Medi-Cal covers a third of all Californians and nearly half of our children. It serves those facing health challenges shaped by poverty, housing and food insecurity, pollution, and racial discrimination. Due to these systemic injustices, Californians enrolled in Medi-Cal are twice as likely to have poor health overall. About two thirds of all Medi-Cal enrollees are people of color. Medi-Cal care quality remained stagnant at best in the decade leading up to 2019.  A focus on primary care is an opportunity to move these measures in the right direction. 

Medi-Cal serves 34% of California’s Latinos, 28% of Black Californians, and 15% of our Asian American community. Given that, the study points to an important opportunity to improve health equity for all Californians through greater emphasis on primary care.

The study comes as California and several other states are making a push toward requiring primary care teams, including physicians, nurse practitioners, physician assistants, community health workers, behavioral health staff, and others, to play a greater role in the health care delivery system. 

As part of efforts to transform Medi-Cal, beginning in 2024, the California Department of Health Care Services (DHCS) will require all Medi-Cal managed care plans to report on primary care expenditures.
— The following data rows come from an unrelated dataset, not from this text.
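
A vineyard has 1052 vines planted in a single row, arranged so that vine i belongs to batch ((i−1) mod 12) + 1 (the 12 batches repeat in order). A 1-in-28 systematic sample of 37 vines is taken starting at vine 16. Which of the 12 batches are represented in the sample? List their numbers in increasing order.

Consecutive selections differ by k = 28, so their batch numbers differ by 28 mod 12 = 4.
gcd(28, 12) = 4, so the sample visits 12/4 = 3 distinct residues mod 12.
Start 16 is batch 4; the batches hit are 4, 8, 12.

4, 8, 12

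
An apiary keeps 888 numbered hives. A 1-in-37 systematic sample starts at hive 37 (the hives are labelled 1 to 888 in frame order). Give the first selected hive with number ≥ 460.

k = 37
Steps past start: ⌈(460 − 37)/37⌉ = ⌈423/37⌉ = 12
Selected hive: 37 + 12×37 = 481

481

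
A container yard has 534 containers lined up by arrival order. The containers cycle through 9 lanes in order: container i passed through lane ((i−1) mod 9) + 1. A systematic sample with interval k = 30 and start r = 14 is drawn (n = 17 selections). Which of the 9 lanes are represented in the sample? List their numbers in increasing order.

2, 5, 8

Consecutive selections differ by k = 30, so their lane numbers differ by 30 mod 9 = 3.
gcd(30, 9) = 3, so the sample visits 9/3 = 3 distinct residues mod 9.
Start 14 is lane 5; the lanes hit are 2, 5, 8.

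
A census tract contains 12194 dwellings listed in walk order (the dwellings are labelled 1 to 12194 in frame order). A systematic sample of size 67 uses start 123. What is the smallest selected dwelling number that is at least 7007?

k = 12194/67 = 182
Steps past start: ⌈(7007 − 123)/182⌉ = ⌈6884/182⌉ = 38
Selected dwelling: 123 + 38×182 = 7039

7039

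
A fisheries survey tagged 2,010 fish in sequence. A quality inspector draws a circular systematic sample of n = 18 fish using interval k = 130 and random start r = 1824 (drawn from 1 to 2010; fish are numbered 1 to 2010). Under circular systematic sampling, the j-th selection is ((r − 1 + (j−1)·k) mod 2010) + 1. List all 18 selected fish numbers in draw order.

Selection 1: 1824
Selection 2: 1824 + 130 = 1954
Selection 3: 1954 + 130 = 2084 → 2084 − 2010 = 74
Selection 4: 74 + 130 = 204
Selection 5: 204 + 130 = 334
Selection 6: 334 + 130 = 464
Selection 7: 464 + 130 = 594
Selection 8: 594 + 130 = 724
Selection 9: 724 + 130 = 854
Selection 10: 854 + 130 = 984
Selection 11: 984 + 130 = 1114
Selection 12: 1114 + 130 = 1244
Selection 13: 1244 + 130 = 1374
Selection 14: 1374 + 130 = 1504
Selection 15: 1504 + 130 = 1634
Selection 16: 1634 + 130 = 1764
Selection 17: 1764 + 130 = 1894
Selection 18: 1894 + 130 = 2024 → 2024 − 2010 = 14

1824, 1954, 74, 204, 334, 464, 594, 724, 854, 984, 1114, 1244, 1374, 1504, 1634, 1764, 1894, 14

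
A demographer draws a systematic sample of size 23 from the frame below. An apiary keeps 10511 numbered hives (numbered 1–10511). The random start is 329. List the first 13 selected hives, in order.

k = N/n = 10511/23 = 457
hive 1: 329
hive 2: 329 + 457 = 786
hive 3: 786 + 457 = 1243
hive 4: 1243 + 457 = 1700
hive 5: 1700 + 457 = 2157
hive 6: 2157 + 457 = 2614
hive 7: 2614 + 457 = 3071
hive 8: 3071 + 457 = 3528
hive 9: 3528 + 457 = 3985
hive 10: 3985 + 457 = 4442
hive 11: 4442 + 457 = 4899
hive 12: 4899 + 457 = 5356
hive 13: 5356 + 457 = 5813

329, 786, 1243, 1700, 2157, 2614, 3071, 3528, 3985, 4442, 4899, 5356, 5813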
This heightened focus on strengthening primary care will impact the more than 10.8 million Medi-Cal enrollees who are served by Medi-Cal managed care plans and align California with other states seeking to strengthen primary care as a lever to improve quality, advance equity, and improve value.

“DHCS is committed to reducing the stark racial and ethnic disparities in access to primary care. These include maternity outcomes and children’s preventive services, as well as improving maternal and adolescent depression screenings. This study will serve as a benchmark among Medi-Cal managed care plans as we seek to achieve these and other bold goals,” said Dr. Palav Babaria, Chief Quality Officer and Deputy Director of Quality and Population Health Management at the California Department of Health Care Services.

California established a new Office of Health Care Affordability to measure and promote a sustained systemwide investment in primary care in the state budget enacted just weeks ago.

A previous study, Investing in Primary Care: Why It Matters for Californians with Commercial Coverage, found that primary care spending, as a percentage of overall spending, varied widely among commercial health plan products, from a low of 4.9% to a high of 11.4%. 

Also, a recent  California Health Care Foundation / NORC Health Policy Survey found Californians who report having a primary care provider have fewer language, distance, and affordability barriers to appropriate care and are less likely to delay care. Californians with a primary care provider are also less likely to report negative experiences with health care providers.